JAKARTA – Langkah tegas dan strategis diambil oleh pemerintah dalam menjaga integritas serta keberlangsungan program strategis nasional, yaitu Program Makan Bergizi Gratis (MBG).
Badan Gizi Nasional resmi menjalin kerja sama erat dan sinergitas penuh dengan Kepolisian Negara Republik Indonesia (Polri) guna memutus mata rantai serta memberantas tindakan kejahatan terorganisir yang dikenal sebagai “mafia jual titik MBG”. Senin 25 Mei 2026.
Langkah ini diambil demi memastikan program yang bertujuan meningkatkan kualitas gizi masyarakat ini berjalan murni sesuai tujuan mulianya, bebas dari praktik korupsi, pungli, maupun perdagangan akses yang merugikan negara dan rakyat banyak.
Baca Juga
Program Makan Bergizi Gratis merupakan salah satu unggulan pemerintah yang dirancang untuk memberikan pemenuhan gizi yang layak bagi kelompok masyarakat sasaran, khususnya anak sekolah dan kelompok rentan lainnya, sebagai upaya strategis memutus rantai stunting dan meningkatkan kualitas sumber daya manusia Indonesia di masa depan.
Namun, di tengah pelaksanaannya, ditemukan adanya indikasi kuat praktik penyimpangan berupa jual-beli kuota atau “titik” pelaksanaan program yang dilakukan oleh oknum tidak bertanggung jawab.
Praktik ini memanfaatkan tingginya minat dan kebutuhan masyarakat terhadap program tersebut, mengubah hak publik menjadi komoditas dagang, serta memutus akses bagi pihak yang benar-benar berhak dan memenuhi syarat.
Menanggapi hal tersebut, Badan Gizi Nasional mengambil keputusan tegas dengan menggandeng Polri sebagai mitra utama dalam penegakan hukum.
Kolaborasi ini mencakup berbagai aspek, mulai dari pertukaran data dan informasi, pengawasan ketat terhadap alur penentuan lokasi dan penerima manfaat, hingga penindakan hukum yang cepat dan tepat terhadap setiap pihak yang terbukti terlibat dalam praktik perdagangan titik pelaksanaan program.
Polri akan bertindak sebagai garda terdepan dalam mengungkap jaringan, mengumpulkan bukti, serta memproses hukum pelaku sesuai dengan ketentuan peraturan perundang-undangan yang berlaku, termasuk tindak pidana korupsi, penipuan, maupun tindak pidana ekonomi lainnya.
Pimpinan Badan Gizi Nasional menegaskan bahwa kebijakan ini merupakan bukti keseriusan lembaga dalam menjaga kemurnian dan kredibilitas program.
“Program Makan Bergizi Gratis adalah hak seluruh rakyat dan aset bangsa, bukan lahan mencari keuntungan pribadi atau golongan.
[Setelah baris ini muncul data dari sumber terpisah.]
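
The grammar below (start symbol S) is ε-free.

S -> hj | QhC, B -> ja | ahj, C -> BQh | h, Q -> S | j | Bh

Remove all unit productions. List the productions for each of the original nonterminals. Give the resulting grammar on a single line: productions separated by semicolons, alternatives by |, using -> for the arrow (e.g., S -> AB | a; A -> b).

Unit productions: Q->S.
Unit pairs (A ⇒* B via units): (Q,S).
S: inherits non-unit rules of {S} → QhC | hj.
B: inherits non-unit rules of {B} → ahj | ja.
C: inherits non-unit rules of {C} → BQh | h.
Q: inherits non-unit rules of {Q, S} → Bh | QhC | hj | j.

S -> hj | QhC; B -> ja | ahj; C -> h | BQh; Q -> j | Bh | hj | QhC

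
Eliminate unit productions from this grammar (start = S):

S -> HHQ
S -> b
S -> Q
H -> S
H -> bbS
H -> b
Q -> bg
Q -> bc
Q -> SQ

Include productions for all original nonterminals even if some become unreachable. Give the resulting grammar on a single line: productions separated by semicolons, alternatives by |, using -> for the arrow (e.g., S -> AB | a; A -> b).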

Kami tidak akan membiarkan praktik kotor ini merusak tujuan besar yang telah ditetapkan.
Bersama Polri, kami akan memburu dan menindak tegas siapa pun pelakunya tanpa pandang bulu, guna memberikan efek jera yang nyata,” ujar pernyataan resmi yang disampaikan.
Sementara itu, pihak Kepolisian Republik Indonesia menyambut baik dan mendukung penuh kerja sama ini.
Polri berkomitmen untuk mengerahkan kemampuan intelijen dan operasi kepolisian guna memetakan jaringan, membongkar modus operandi, serta menangkap para pelaku yang selama ini memanfaatkan celah administrasi maupun ketidaktahuan masyarakat untuk melakukan tindakan ilegal tersebut.
Setiap perbuatan yang terbukti melanggar hukum akan diproses hingga ke pengadilan dan dimintai pertanggungjawaban seberat-beratnya.
Langkah kolaborasi ini juga bertujuan untuk membangun sistem pengawasan yang lebih kokoh dan transparan, sehingga ke depan alur penentuan lokasi, penyediaan fasilitas, hingga penyaluran bantuan dapat berjalan secara akuntabel dan dapat dipertanggungjawabkan.
Masyarakat pun diimbau untuk turut serta berperan aktif dengan melaporkan segala bentuk indikasi penyimpangan atau penawaran jual-beli titik pelaksanaan program yang mereka temui, agar bersama-sama kita menjaga agar program ini benar-benar bermanfaat dan tepat sasaran.
Dengan adanya kerja sama yang kuat antara Badan Gizi Nasional dan Polri, diharapkan praktik mafia jual-beli titik MBG dapat segera dilenyapkan sepenuhnya, sehingga tujuan mulia program ini untuk mewujudkan masyarakat Indonesia yang lebih sehat, cerdas, dan sejahtera dapat tercapai sesuai harapan bersama.